El tema de ver el exilio como duelo es también reconocer ese duelo y trabajar en superarlo. Sé que “hay amores que no se olvidan”, como dice Pimpinela en una canción, pero uno logra asimilar ese momento y lo que implica. En el caso del exilio debería ser de la misma manera.  

Pero el tema en esta ocasión es también reconocer que esa pérdida, esa muerte de proyecto de vida, no es culpa de nadie, o al menos no es culpa de los exiliados. Muchas veces escuché a amigos que se fueron de Nicaragua decir que sus familiares les dejaron de hablar, a veces por miedo y otras porque los culpaban de la situación.  

En un taller al que asistí se mencionaba que el exilio es una “emergencia” pero a veces la emergencia se extiende. Pero es que claro los muertos en este duelo son varios. La parte económica, muchos deben pagar casa y antes tenían casa propia o vivían con familiares; la parte legal, no falta quien te haga el comentario cruel de decirte “sos nadie sin documentos” y la parte sicológica porque cambiar todo a tu alrededor.  

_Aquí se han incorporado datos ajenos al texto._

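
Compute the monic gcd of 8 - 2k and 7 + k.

By polynomial division,
  -2k + 8 = (-2)(k + 7) + (22)
  k + 7 = ((1/22)k + 7/22)(22) + (0)
The last nonzero remainder is the constant 22, so the polynomials are coprime and gcd = 1.

1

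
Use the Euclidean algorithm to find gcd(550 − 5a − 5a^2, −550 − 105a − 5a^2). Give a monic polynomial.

11 + a

By polynomial division,
  −5a^2 − 5a + 550 = (−5a^2 − 105a − 550) + (100a + 1100)
  −5a^2 − 105a − 550 = (−(1/20)a − 1/2)(100a + 1100) + (0)
Last nonzero remainder: 100a + 1100. Dividing through by 100 gives the monic gcd a + 11.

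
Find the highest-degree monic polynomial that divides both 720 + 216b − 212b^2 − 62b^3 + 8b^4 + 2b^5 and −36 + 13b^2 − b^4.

Apply the Euclidean algorithm:
  2b^5 + 8b^4 − 62b^3 − 212b^2 + 216b + 720 = (−2b − 8)(−b^4 + 13b^2 − 36) + (−36b^3 − 108b^2 + 144b + 432)
  −b^4 + 13b^2 − 36 = ((1/36)b − 1/12)(−36b^3 − 108b^2 + 144b + 432) + (0)
Last nonzero remainder: −36b^3 − 108b^2 + 144b + 432. Dividing through by −36 gives the monic gcd b^3 + 3b^2 − 4b − 12.

−12 − 4b + 3b^2 + b^3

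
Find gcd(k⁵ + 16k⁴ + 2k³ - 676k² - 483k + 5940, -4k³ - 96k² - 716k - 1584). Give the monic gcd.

Apply the Euclidean algorithm:
  k⁵ + 16k⁴ + 2k³ - 676k² - 483k + 5940 = (-(1/4)k² + 2k - 15/4)(-4k³ - 96k² - 716k - 1584) + (0)
Last nonzero remainder: -4k³ - 96k² - 716k - 1584. Dividing through by -4 gives the monic gcd k³ + 24k² + 179k + 396.

k³ + 24k² + 179k + 396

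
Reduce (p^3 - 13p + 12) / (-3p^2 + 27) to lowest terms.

(-p^2 - 3p + 4)/(3p + 9)

Euclidean algorithm in ℚ[p]:
  p^3 - 13p + 12 = (-(1/3)p)(-3p^2 + 27) + (-4p + 12)
  -3p^2 + 27 = ((3/4)p + 9/4)(-4p + 12) + (0)
Last nonzero remainder: -4p + 12. Dividing through by -4 gives the monic gcd p - 3.
Cancel p - 3 from numerator and denominator to get the reduced form.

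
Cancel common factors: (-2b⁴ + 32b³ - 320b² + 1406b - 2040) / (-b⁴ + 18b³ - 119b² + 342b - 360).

(2b² - 18b + 170)/(b² - 11b + 30)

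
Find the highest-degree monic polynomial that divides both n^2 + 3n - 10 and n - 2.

n - 2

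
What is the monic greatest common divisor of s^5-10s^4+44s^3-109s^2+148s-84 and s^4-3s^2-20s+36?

Apply the Euclidean algorithm:
  s^5-10s^4+44s^3-109s^2+148s-84 = (s-10)(s^4-3s^2-20s+36) + (47s^3-119s^2-88s+276)
  s^4-3s^2-20s+36 = ((1/47)s+119/2209)(47s^3-119s^2-88s+276) + ((11670/2209)s^2-(46680/2209)s+46680/2209)
  47s^3-119s^2-88s+276 = ((103823/11670)s+50807/3890)((11670/2209)s^2-(46680/2209)s+46680/2209) + (0)
Last nonzero remainder: (11670/2209)s^2-(46680/2209)s+46680/2209. Dividing through by 11670/2209 gives the monic gcd s^2-4s+4.

s^2-4s+4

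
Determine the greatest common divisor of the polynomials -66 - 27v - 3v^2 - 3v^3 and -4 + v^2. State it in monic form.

2 + v

Repeated division with remainder:
  -3v^3 - 3v^2 - 27v - 66 = (-3v - 3)(v^2 - 4) + (-39v - 78)
  v^2 - 4 = (-(1/39)v + 2/39)(-39v - 78) + (0)
Last nonzero remainder: -39v - 78. Dividing through by -39 gives the monic gcd v + 2.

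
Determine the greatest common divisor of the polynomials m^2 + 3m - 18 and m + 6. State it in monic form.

m + 6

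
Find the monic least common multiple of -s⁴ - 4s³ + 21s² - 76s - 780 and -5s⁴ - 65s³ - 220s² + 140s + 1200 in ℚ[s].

Repeated division with remainder:
  -s⁴ - 4s³ + 21s² - 76s - 780 = (1/5)(-5s⁴ - 65s³ - 220s² + 140s + 1200) + (9s³ + 65s² - 104s - 1020)
  -5s⁴ - 65s³ - 220s² + 140s + 1200 = (-(5/9)s - 260/81)(9s³ + 65s² - 104s - 1020) + (-(5600/81)s² - (61600/81)s - 56000/27)
  9s³ + 65s² - 104s - 1020 = (-(729/5600)s + 1377/2800)(-(5600/81)s² - (61600/81)s - 56000/27) + (0)
Last nonzero remainder: -(5600/81)s² - (61600/81)s - 56000/27. Dividing through by -5600/81 gives the monic gcd s² + 11s + 30.
Then lcm(f, g) = f·g / gcd(f, g); expanding and making the result monic gives the answer.

s⁶ + 6s⁵ - 21s⁴ + 2s³ + 1100s² + 952s - 6240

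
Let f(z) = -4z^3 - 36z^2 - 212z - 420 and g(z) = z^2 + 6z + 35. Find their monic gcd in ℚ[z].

z^2 + 6z + 35

Apply the Euclidean algorithm:
  -4z^3 - 36z^2 - 212z - 420 = (-4z - 12)(z^2 + 6z + 35) + (0)
The last nonzero remainder z^2 + 6z + 35 is already monic.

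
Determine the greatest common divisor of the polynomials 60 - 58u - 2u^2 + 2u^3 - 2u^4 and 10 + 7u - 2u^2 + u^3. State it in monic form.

By polynomial division,
  -2u^4 + 2u^3 - 2u^2 - 58u + 60 = (-2u - 2)(u^3 - 2u^2 + 7u + 10) + (8u^2 - 24u + 80)
  u^3 - 2u^2 + 7u + 10 = ((1/8)u + 1/8)(8u^2 - 24u + 80) + (0)
Last nonzero remainder: 8u^2 - 24u + 80. Dividing through by 8 gives the monic gcd u^2 - 3u + 10.

10 - 3u + u^2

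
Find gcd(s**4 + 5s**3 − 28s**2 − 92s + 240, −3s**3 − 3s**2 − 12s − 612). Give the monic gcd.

s + 6

By polynomial division,
  s**4 + 5s**3 − 28s**2 − 92s + 240 = (−(1/3)s − 4/3)(−3s**3 − 3s**2 − 12s − 612) + (−36s**2 − 312s − 576)
  −3s**3 − 3s**2 − 12s − 612 = ((1/12)s − 23/36)(−36s**2 − 312s − 576) + (−(490/3)s − 980)
  −36s**2 − 312s − 576 = ((54/245)s + 144/245)(−(490/3)s − 980) + (0)
Last nonzero remainder: −(490/3)s − 980. Dividing through by −490/3 gives the monic gcd s + 6.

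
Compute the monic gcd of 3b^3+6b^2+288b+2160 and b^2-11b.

Euclidean algorithm in ℚ[b]:
  3b^3+6b^2+288b+2160 = (3b+39)(b^2-11b) + (717b+2160)
  b^2-11b = ((1/717)b-3349/171363)(717b+2160) + (2411280/57121)
  717b+2160 = ((13651919/803760)b+171363/3349)(2411280/57121) + (0)
The last nonzero remainder is the constant 2411280/57121, so the polynomials are coprime and gcd = 1.

1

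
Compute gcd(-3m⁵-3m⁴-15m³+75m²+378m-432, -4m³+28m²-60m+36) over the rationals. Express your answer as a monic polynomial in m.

m²-4m+3

Apply the Euclidean algorithm:
  -3m⁵-3m⁴-15m³+75m²+378m-432 = ((3/4)m²+6m+69/2)(-4m³+28m²-60m+36) + (-558m²+2232m-1674)
  -4m³+28m²-60m+36 = ((2/279)m-2/93)(-558m²+2232m-1674) + (0)
Last nonzero remainder: -558m²+2232m-1674. Dividing through by -558 gives the monic gcd m²-4m+3.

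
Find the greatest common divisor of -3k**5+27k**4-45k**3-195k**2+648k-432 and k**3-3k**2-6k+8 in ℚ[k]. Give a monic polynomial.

k**2-5k+4

Repeated division with remainder:
  -3k**5+27k**4-45k**3-195k**2+648k-432 = (-3k**2+18k-9)(k**3-3k**2-6k+8) + (-90k**2+450k-360)
  k**3-3k**2-6k+8 = (-(1/90)k-1/45)(-90k**2+450k-360) + (0)
Last nonzero remainder: -90k**2+450k-360. Dividing through by -90 gives the monic gcd k**2-5k+4.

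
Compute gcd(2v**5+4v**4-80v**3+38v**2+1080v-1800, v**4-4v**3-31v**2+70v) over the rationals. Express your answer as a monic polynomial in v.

Euclidean algorithm in ℚ[v]:
  2v**5+4v**4-80v**3+38v**2+1080v-1800 = (2v+12)(v**4-4v**3-31v**2+70v) + (30v**3+270v**2+240v-1800)
  v**4-4v**3-31v**2+70v = ((1/30)v-13/30)(30v**3+270v**2+240v-1800) + (78v**2+234v-780)
  30v**3+270v**2+240v-1800 = ((5/13)v+30/13)(78v**2+234v-780) + (0)
Last nonzero remainder: 78v**2+234v-780. Dividing through by 78 gives the monic gcd v**2+3v-10.

v**2+3v-10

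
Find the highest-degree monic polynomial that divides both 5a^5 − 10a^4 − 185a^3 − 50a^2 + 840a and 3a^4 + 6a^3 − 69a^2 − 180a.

Euclidean algorithm in ℚ[a]:
  5a^5 − 10a^4 − 185a^3 − 50a^2 + 840a = ((5/3)a − 20/3)(3a^4 + 6a^3 − 69a^2 − 180a) + (−30a^3 − 210a^2 − 360a)
  3a^4 + 6a^3 − 69a^2 − 180a = (−(1/10)a + 1/2)(−30a^3 − 210a^2 − 360a) + (0)
Last nonzero remainder: −30a^3 − 210a^2 − 360a. Dividing through by −30 gives the monic gcd a^3 + 7a^2 + 12a.

a^3 + 7a^2 + 12a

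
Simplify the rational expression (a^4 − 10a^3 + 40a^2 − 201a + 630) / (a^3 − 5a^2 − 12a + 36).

(a^3 − 4a^2 + 16a − 105)/(a^2 + a − 6)

Euclidean algorithm in ℚ[a]:
  a^4 − 10a^3 + 40a^2 − 201a + 630 = (a − 5)(a^3 − 5a^2 − 12a + 36) + (27a^2 − 297a + 810)
  a^3 − 5a^2 − 12a + 36 = ((1/27)a + 2/9)(27a^2 − 297a + 810) + (24a − 144)
  27a^2 − 297a + 810 = ((9/8)a − 45/8)(24a − 144) + (0)
Last nonzero remainder: 24a − 144. Dividing through by 24 gives the monic gcd a − 6.
Cancel a − 6 from numerator and denominator to get the reduced form.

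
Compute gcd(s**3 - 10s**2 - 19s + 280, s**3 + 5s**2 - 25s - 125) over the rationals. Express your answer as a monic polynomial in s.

By polynomial division,
  s**3 - 10s**2 - 19s + 280 = (s**3 + 5s**2 - 25s - 125) + (-15s**2 + 6s + 405)
  s**3 + 5s**2 - 25s - 125 = (-(1/15)s - 9/25)(-15s**2 + 6s + 405) + ((104/25)s + 104/5)
  -15s**2 + 6s + 405 = (-(375/104)s + 2025/104)((104/25)s + 104/5) + (0)
Last nonzero remainder: (104/25)s + 104/5. Dividing through by 104/25 gives the monic gcd s + 5.

s + 5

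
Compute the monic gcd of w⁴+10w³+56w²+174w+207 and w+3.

w+3

By polynomial division,
  w⁴+10w³+56w²+174w+207 = (w³+7w²+35w+69)(w+3) + (0)
The last nonzero remainder w+3 is already monic.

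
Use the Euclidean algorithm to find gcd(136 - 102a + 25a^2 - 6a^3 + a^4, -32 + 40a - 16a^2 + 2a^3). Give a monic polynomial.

By polynomial division,
  a^4 - 6a^3 + 25a^2 - 102a + 136 = ((1/2)a + 1)(2a^3 - 16a^2 + 40a - 32) + (21a^2 - 126a + 168)
  2a^3 - 16a^2 + 40a - 32 = ((2/21)a - 4/21)(21a^2 - 126a + 168) + (0)
Last nonzero remainder: 21a^2 - 126a + 168. Dividing through by 21 gives the monic gcd a^2 - 6a + 8.

8 - 6a + a^2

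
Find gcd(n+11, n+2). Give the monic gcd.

Apply the Euclidean algorithm:
  n+11 = (n+2) + (9)
  n+2 = ((1/9)n+2/9)(9) + (0)
The last nonzero remainder is the constant 9, so the polynomials are coprime and gcd = 1.

1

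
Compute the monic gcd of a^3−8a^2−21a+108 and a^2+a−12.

By polynomial division,
  a^3−8a^2−21a+108 = (a−9)(a^2+a−12) + (0)
The last nonzero remainder a^2+a−12 is already monic.

a^2+a−12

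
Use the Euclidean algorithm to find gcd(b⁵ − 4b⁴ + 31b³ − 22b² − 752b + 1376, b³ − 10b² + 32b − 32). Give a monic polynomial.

b² − 6b + 8

Euclidean algorithm in ℚ[b]:
  b⁵ − 4b⁴ + 31b³ − 22b² − 752b + 1376 = (b² + 6b + 59)(b³ − 10b² + 32b − 32) + (408b² − 2448b + 3264)
  b³ − 10b² + 32b − 32 = ((1/408)b − 1/102)(408b² − 2448b + 3264) + (0)
Last nonzero remainder: 408b² − 2448b + 3264. Dividing through by 408 gives the monic gcd b² − 6b + 8.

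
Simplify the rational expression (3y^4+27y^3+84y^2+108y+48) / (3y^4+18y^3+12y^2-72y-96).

(y+1)/(y-2)

By polynomial division,
  3y^4+27y^3+84y^2+108y+48 = (3y^4+18y^3+12y^2-72y-96) + (9y^3+72y^2+180y+144)
  3y^4+18y^3+12y^2-72y-96 = ((1/3)y-2/3)(9y^3+72y^2+180y+144) + (0)
Last nonzero remainder: 9y^3+72y^2+180y+144. Dividing through by 9 gives the monic gcd y^3+8y^2+20y+16.
Cancel y^3+8y^2+20y+16 from numerator and denominator to get the reduced form.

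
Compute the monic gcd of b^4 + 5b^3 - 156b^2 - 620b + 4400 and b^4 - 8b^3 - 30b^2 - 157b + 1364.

b^2 - 15b + 44

Euclidean algorithm in ℚ[b]:
  b^4 + 5b^3 - 156b^2 - 620b + 4400 = (b^4 - 8b^3 - 30b^2 - 157b + 1364) + (13b^3 - 126b^2 - 463b + 3036)
  b^4 - 8b^3 - 30b^2 - 157b + 1364 = ((1/13)b + 22/169)(13b^3 - 126b^2 - 463b + 3036) + ((3721/169)b^2 - (55815/169)b + 163724/169)
  13b^3 - 126b^2 - 463b + 3036 = ((2197/3721)b + 11661/3721)((3721/169)b^2 - (55815/169)b + 163724/169) + (0)
Last nonzero remainder: (3721/169)b^2 - (55815/169)b + 163724/169. Dividing through by 3721/169 gives the monic gcd b^2 - 15b + 44.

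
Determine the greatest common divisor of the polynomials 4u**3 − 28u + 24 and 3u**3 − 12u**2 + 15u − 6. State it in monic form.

u**2 − 3u + 2

By polynomial division,
  4u**3 − 28u + 24 = (4/3)(3u**3 − 12u**2 + 15u − 6) + (16u**2 − 48u + 32)
  3u**3 − 12u**2 + 15u − 6 = ((3/16)u − 3/16)(16u**2 − 48u + 32) + (0)
Last nonzero remainder: 16u**2 − 48u + 32. Dividing through by 16 gives the monic gcd u**2 − 3u + 2.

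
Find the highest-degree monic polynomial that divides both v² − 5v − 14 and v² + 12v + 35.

By polynomial division,
  v² − 5v − 14 = (v² + 12v + 35) + (−17v − 49)
  v² + 12v + 35 = (−(1/17)v − 155/289)(−17v − 49) + (2520/289)
  −17v − 49 = (−(4913/2520)v − 2023/360)(2520/289) + (0)
The last nonzero remainder is the constant 2520/289, so the polynomials are coprime and gcd = 1.

1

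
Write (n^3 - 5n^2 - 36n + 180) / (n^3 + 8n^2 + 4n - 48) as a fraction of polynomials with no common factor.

Euclidean algorithm in ℚ[n]:
  n^3 - 5n^2 - 36n + 180 = (n^3 + 8n^2 + 4n - 48) + (-13n^2 - 40n + 228)
  n^3 + 8n^2 + 4n - 48 = (-(1/13)n - 64/169)(-13n^2 - 40n + 228) + ((1080/169)n + 6480/169)
  -13n^2 - 40n + 228 = (-(2197/1080)n + 3211/540)((1080/169)n + 6480/169) + (0)
Last nonzero remainder: (1080/169)n + 6480/169. Dividing through by 1080/169 gives the monic gcd n + 6.
Cancel n + 6 from numerator and denominator to get the reduced form.

(n^2 - 11n + 30)/(n^2 + 2n - 8)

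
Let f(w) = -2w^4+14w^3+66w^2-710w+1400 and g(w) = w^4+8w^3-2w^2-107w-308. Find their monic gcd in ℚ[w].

w^2+3w-28

Apply the Euclidean algorithm:
  -2w^4+14w^3+66w^2-710w+1400 = (-2)(w^4+8w^3-2w^2-107w-308) + (30w^3+62w^2-924w+784)
  w^4+8w^3-2w^2-107w-308 = ((1/30)w+89/450)(30w^3+62w^2-924w+784) + ((3721/225)w^2+(3721/75)w-104188/225)
  30w^3+62w^2-924w+784 = ((6750/3721)w-6300/3721)((3721/225)w^2+(3721/75)w-104188/225) + (0)
Last nonzero remainder: (3721/225)w^2+(3721/75)w-104188/225. Dividing through by 3721/225 gives the monic gcd w^2+3w-28.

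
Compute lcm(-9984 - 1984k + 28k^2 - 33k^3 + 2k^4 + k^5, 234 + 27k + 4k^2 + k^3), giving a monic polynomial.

-59904 - 21888k - 1816k^2 - 170k^3 - 21k^4 + 8k^5 + k^6

Euclidean algorithm in ℚ[k]:
  k^5 + 2k^4 - 33k^3 + 28k^2 - 1984k - 9984 = (k^2 - 2k - 52)(k^3 + 4k^2 + 27k + 234) + (56k^2 - 112k + 2184)
  k^3 + 4k^2 + 27k + 234 = ((1/56)k + 3/28)(56k^2 - 112k + 2184) + (0)
Last nonzero remainder: 56k^2 - 112k + 2184. Dividing through by 56 gives the monic gcd k^2 - 2k + 39.
Then lcm(f, g) = f·g / gcd(f, g); expanding and making the result monic gives the answer.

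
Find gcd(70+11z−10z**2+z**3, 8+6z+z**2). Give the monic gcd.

2+z

Repeated division with remainder:
  z**3−10z**2+11z+70 = (z−16)(z**2+6z+8) + (99z+198)
  z**2+6z+8 = ((1/99)z+4/99)(99z+198) + (0)
Last nonzero remainder: 99z+198. Dividing through by 99 gives the monic gcd z+2.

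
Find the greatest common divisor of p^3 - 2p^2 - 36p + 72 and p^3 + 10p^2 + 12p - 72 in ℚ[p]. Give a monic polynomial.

By polynomial division,
  p^3 - 2p^2 - 36p + 72 = (p^3 + 10p^2 + 12p - 72) + (-12p^2 - 48p + 144)
  p^3 + 10p^2 + 12p - 72 = (-(1/12)p - 1/2)(-12p^2 - 48p + 144) + (0)
Last nonzero remainder: -12p^2 - 48p + 144. Dividing through by -12 gives the monic gcd p^2 + 4p - 12.

p^2 + 4p - 12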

La psicóloga mencionaba que hay personas que tienen “recursos” y por eso logran superar este duelo de una mejor manera. La verdad no lo había pensado como un recurso, pero creo que uno de ellos es entender la situación.  

Comprender que no hay culpa. Que los exiliados son víctimas de las situaciones que los llevaron a salir del país y no hablaré de culpables de esas situaciones porque son muy claros en países donde un gobierno lleva más de una adolescencia en el poder.  

De las cosas que escuché como recurso estaba también realizar actividades como deportes y tener lo que se llama “redes de apoyo”. Para mí eso puede ser considerado ir armando una vida.  

Pero el punto fundamental luego de no culparse ya armar una vida es ir haciendo ese proyecto. Decir que vas a estudiar algo y tener un plan de cinco años, decir que vas a emprender y en tres cuatro años proyectas tu negocio en otro nivel o incluso decir comprar una casa y montar una pulpería para la jubilación, porque todo lo que abonaste al Seguro desaparece ante un gobierno que no respeta a los adultos mayores.  

La emergencia del exilio se extiende porque no dejan de exiliarse nicaragüenses que, por seguridad, por resguardar la vida, la libertad, salen y sufren la muerte de un sueño, de un proyecto de vida.  

Espero los proyectos para apoyar a los nicas en el exilio incluyan apoyar a la familia para que sepan que el culpable no está en casa, que incluyan trabajar esas redes de apoyo y esos proyectos, pero sobre todo, esas condiciones que les permitan responder con claridad “qué vas a hacer en los próximos cinco años”. 

La autora es licenciada en Ciencias de la Comunicación.